When cars, billiard balls, or football players collide, their momentum doesn’t just disappear. It has to go somewhere. Some collisional energy dissipates as heat, and some causes the incoming objects to recoil. Take a basketball hitting the ground. Both the ball and the ground become a little warmer than they were before. The basketball also deforms, storing elastic potential energy, which changes into kinetic energy as the ball pushes off and launches back into the air.

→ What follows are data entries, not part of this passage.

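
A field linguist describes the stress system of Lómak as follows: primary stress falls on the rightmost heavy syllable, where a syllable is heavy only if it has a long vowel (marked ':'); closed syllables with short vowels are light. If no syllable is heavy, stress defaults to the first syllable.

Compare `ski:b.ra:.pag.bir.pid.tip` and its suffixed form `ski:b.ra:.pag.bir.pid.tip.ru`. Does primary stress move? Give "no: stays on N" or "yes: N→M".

no: stays on 2

Base `ski:b.ra:.pag.bir.pid.tip` (6 syllables):
  Weights: 1 ski:b H, 2 ra: H, 3 pag L, 4 bir L, 5 pid L, 6 tip L.
  Heavy syllables in the domain: 1, 2. The rightmost is syllable 2 (ra:).
  → primary stress on syllable 2.
Suffixed `ski:b.ra:.pag.bir.pid.tip.ru` (7 syllables):
  Weights: 1 ski:b H, 2 ra: H, 3 pag L, 4 bir L, 5 pid L, 6 tip L, 7 ru L.
  Heavy syllables in the domain: 1, 2. The rightmost is syllable 2 (ra:).
  → primary stress on syllable 2.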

When a ball hits the ground, its center of mass keeps moving down for as long as the ball’s elasticity allows. As a result, the ball is vertically squished for a moment before it bounces back up. Image credit: http://ej.iop.org/images/0143-0807/34/2/345/Full/ejp450030f2_online.jpg
The heavier a thing is, the more momentum it has in motion. Inertia depends on mass, too: the lighter an object is, the easier its motion is to change. When a bug hits a car windshield, the bug’s path changes dramatically, while the car is almost completely unaffected. The bug’s inertia and momentum are comparatively small, so the dynamics of the collision are dominated by the car’s movement. The same science applies when we drop a stack of bouncy balls of various sizes.
At first, all three balls move together towards the ground. When the basketball makes contact, it stretches and deforms, then reverses direction, putting it on a collision course with the next object in the stack. The basketball is much more massive than its neighbor, so its motion dominates when they crash into each other. Unlike a bug and a windshield, however, the balls don’t stick together. Instead, the basketball’s momentum is transferred to the smaller ball.
Momentum is directly related to both mass and velocity. If momentum is held constant, then when mass goes down, velocity goes up. The smaller, lighter ball is launched with impressive speed! Adding a third, even smaller component to the system compounds the effect.